Having concluded that definition applied to the *581 facts in Krim, it was held that the trial judge had not abused his discretion by granting the motion to dismiss.
It should be noted that, although Krim does not expressly state that the dismissal was with prejudice, the tenor of the analysis clearly suggests that it was. For example, the Court in Krim made repeated references to Federal decisions dealing with FR Civ P, 37(d), the source of our court rule.[2] In particular, Krim quoted Geigel v Sea Land Service Inc, 44 FRD 1, (D Puerto Rico, 1968), a case in which the dismissal was with prejudice. See also Independent Productions Corp v Loew's Inc, 283 F2d 730 (CA2, 1960). The Krim opinion also refers to the "drastic nature" of dismissals of causes of action, 20 Mich. App. at 241.
In any case we think a dismissal with prejudice is contemplated by GCR 1963, 313.4 which speaks of dismissal of the offending party's cause of action or entry of a judgment by default as alternative forms of relief.
Having determined that a dismissal with prejudice is contemplated by GCR 1963, 313.4, we turn to the only other case which reviewed the trial court's exercise of discretion in granting a dismissal for failure to respond to interrogatories. That case is Richards v O'Boyle, 21 Mich. App. 607; 175 NW2d 874 (1970), lv den, 383 Mich. 794 (1970), wherein the Court found that a dismissal under GCR 1963, 313.4 was an abuse of discretion. In Richards v O'Boyle, supra, the court concluded that the discovery difficulties had been caused in large part by a personality conflict between the two attorneys. It therefore held that the dismissal was an abuse of discretion and instructed the trial *582 judge that, if future difficulties arose, he should use less drastic sanctions, e.g., reprimands or contempt proceedings. This case offers us little guidance since the factual situation is unlike this one. We conclude that the result in this case should be governed by Krim v Osborne, supra, and the trial judge's entry of an order of dismissal with prejudice should be affirmed.

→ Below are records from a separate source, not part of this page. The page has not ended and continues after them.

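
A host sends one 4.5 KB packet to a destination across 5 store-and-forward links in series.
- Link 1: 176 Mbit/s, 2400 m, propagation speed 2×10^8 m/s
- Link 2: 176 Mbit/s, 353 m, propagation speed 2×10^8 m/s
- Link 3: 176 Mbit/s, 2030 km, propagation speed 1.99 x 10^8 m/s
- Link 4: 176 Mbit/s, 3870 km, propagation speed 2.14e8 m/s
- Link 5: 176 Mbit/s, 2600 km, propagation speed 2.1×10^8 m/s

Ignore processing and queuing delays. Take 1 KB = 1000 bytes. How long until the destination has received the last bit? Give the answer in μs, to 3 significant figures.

41700 μs

L = 36000 bits.
Transmission delay per hop = L/R = 36000/176000000 = 204.545 μs; 5 hops → 1022.73 μs.
Propagation delays (d/s per hop): 12, 1.765, 10201, 18084.1, 12381 μs; sum = 40679.8 μs.
End-to-end = 41700 μs.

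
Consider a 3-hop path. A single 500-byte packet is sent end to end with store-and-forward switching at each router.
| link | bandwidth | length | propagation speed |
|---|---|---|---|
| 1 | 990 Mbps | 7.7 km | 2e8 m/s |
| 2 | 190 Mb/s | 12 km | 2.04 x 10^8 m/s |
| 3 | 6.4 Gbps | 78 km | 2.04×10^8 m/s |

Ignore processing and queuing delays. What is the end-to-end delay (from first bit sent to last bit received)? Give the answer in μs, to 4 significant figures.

L = 500 × 8 = 4000 bits.
Transmission delays (L/R per hop): 4.0404, 21.0526, 0.625 μs; sum = 25.718 μs.
Propagation delays (d/s per hop): 38.5, 58.8235, 382.353 μs; sum = 479.676 μs.
End-to-end = 505.4 μs.

505.4 μs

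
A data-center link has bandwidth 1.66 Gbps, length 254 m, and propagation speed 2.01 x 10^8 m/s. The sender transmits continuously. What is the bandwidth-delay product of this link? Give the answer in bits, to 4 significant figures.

2098 bits

Propagation delay = 254 / 2.01e+08 = 1.26368e-06 s.
BDP = R × t_prop = 1660000000 × 1.26368e-06 = 2097.71 bits.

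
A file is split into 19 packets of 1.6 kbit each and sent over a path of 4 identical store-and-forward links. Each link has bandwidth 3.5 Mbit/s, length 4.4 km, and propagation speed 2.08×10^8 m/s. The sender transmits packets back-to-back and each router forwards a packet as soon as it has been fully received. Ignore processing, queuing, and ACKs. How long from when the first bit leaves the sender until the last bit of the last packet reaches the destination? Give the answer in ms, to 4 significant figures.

Per-hop transmission t_tx = L/R = 1600/3500000 = 0.457143 ms.
Per-hop propagation t_prop = 4400/208000000 = 0.0211538 ms.
Pipeline fill: first packet needs 4·t_tx to clear all hops; remaining 18 packets each add one t_tx.
Total = (4+19-1)·t_tx + 4·t_prop = 22·0.457143 + 4·0.0211538 = 10.14 ms.

10.14 ms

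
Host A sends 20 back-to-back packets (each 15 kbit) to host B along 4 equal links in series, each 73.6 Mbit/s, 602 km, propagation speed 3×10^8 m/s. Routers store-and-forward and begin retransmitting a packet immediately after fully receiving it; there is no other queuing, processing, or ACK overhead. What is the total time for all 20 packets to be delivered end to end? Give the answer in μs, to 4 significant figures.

Per-hop transmission t_tx = L/R = 15000/73600000 = 203.804 μs.
Per-hop propagation t_prop = 602000/300000000 = 2006.67 μs.
Pipeline fill: first packet needs 4·t_tx to clear all hops; remaining 19 packets each add one t_tx.
Total = (4+20-1)·t_tx + 4·t_prop = 23·203.804 + 4·2006.67 = 12710 μs.

12710 μs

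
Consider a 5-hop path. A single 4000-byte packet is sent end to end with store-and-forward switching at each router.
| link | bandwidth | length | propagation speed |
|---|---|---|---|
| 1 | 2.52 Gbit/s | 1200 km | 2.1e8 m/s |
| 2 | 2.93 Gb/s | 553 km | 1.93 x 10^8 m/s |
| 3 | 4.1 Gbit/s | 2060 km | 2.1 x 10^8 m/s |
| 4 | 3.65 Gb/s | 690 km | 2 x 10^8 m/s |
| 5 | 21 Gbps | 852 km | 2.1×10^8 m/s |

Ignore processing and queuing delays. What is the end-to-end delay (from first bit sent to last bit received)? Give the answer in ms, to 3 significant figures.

25.9 ms

L = 4000 × 8 = 32000 bits.
Transmission delays (L/R per hop): 0.0126984, 0.0109215, 0.00780488, 0.00876712, 0.00152381 ms; sum = 0.0417157 ms.
Propagation delays (d/s per hop): 5.71429, 2.86528, 9.80952, 3.45, 4.05714 ms; sum = 25.8962 ms.
End-to-end = 25.9 ms.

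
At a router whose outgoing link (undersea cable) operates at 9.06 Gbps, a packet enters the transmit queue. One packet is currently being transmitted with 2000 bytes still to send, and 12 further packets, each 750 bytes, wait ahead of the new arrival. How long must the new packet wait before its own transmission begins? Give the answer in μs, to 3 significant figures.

9.71 μs

Each queued packet: L/R = 6000/9060000000 = 0.662252 μs.
12 queued → 7.94702 μs.
Plus remaining 16000 bits of current packet: 1.766 μs.
Queuing delay = 9.71 μs.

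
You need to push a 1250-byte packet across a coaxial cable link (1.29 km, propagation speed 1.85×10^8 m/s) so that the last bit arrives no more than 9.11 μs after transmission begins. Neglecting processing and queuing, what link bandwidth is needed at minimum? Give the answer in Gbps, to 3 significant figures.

4.68 Gbps

L = 10000 bits.
Propagation delay = 1290 / 185000000 = 6.97297 μs.
Transmission budget = 9.11 − 6.97297 = 2.13703 μs.
R ≥ L / t_tx = 10000 bits / 2.13703e-06 s = 4.68 Gbps.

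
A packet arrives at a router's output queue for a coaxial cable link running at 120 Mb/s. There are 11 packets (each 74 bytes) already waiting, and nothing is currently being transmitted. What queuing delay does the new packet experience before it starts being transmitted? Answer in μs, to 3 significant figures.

54.3 μs

Each queued packet: L/R = 592/120000000 = 4.93333 μs.
11 queued → 54.2667 μs.
Queuing delay = 54.3 μs.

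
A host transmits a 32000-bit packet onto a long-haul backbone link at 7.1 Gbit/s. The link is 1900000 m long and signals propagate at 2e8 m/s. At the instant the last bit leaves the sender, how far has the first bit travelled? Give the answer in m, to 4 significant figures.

t_tx = L/R = 32000/7100000000 = 4.50704e-06 s.
Distance = s × t_tx = 200000000 × 4.50704e-06 = 901.4 m.

901.4 m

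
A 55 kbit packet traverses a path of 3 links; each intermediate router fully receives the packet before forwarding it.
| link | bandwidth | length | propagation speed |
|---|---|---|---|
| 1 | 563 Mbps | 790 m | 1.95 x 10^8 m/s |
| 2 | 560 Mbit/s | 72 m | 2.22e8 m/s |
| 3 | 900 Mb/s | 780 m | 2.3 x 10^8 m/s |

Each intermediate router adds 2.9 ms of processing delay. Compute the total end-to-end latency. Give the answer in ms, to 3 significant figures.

6.06 ms

L = 55000 bits.
Transmission delays (L/R per hop): 0.0976909, 0.0982143, 0.0611111 ms; sum = 0.257016 ms.
Propagation delays (d/s per hop): 0.00405128, 0.000324324, 0.0033913 ms; sum = 0.00776691 ms.
Processing at 2 router(s): 2 × 2.9 ms = 5.8 ms.
End-to-end = 6.06 ms.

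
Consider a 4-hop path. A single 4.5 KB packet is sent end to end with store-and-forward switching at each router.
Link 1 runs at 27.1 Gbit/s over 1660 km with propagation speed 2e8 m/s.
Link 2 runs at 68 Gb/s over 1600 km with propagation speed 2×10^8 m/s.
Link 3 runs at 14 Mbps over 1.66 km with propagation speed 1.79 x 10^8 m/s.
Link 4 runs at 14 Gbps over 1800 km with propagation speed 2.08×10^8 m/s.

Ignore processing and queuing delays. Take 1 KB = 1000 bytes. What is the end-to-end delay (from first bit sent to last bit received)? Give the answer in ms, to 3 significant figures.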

The plaintiff's attorney in this case was repeatedly warned that continued noncompliance would result in dismissal and yet he made no effort to seek relief from the court order or offer an explanation for the delay until the hearing on the motion to dismiss. Furthermore even these excuses were not offered until eight days before trial was to begin. Under these circumstances, we hold that the trial court did not abuse its discretion in ordering a dismissal with prejudice.
Affirmed.
NOTES
[1] GCR 1963, 313.4 states:
"Failure of a Party to Attend or Serve Answers. If a party or officer or managing agent of a party willfully fails to appear before the person who is to take his deposition, after being served with a proper notice or fails to serve answers to interrogatories submitted under Rule 309, after proper notice of such interrogatories, the court on motion and notice may strike out all or any part of any pleading of that party, or dismiss the action or proceeding or any part thereof, or enter a judgment by default against that party.
[2] See 2 Honigman & Hawkins, Michigan Court Rules Annotated, (2d ed), p 236 for other cases dismissed with prejudice.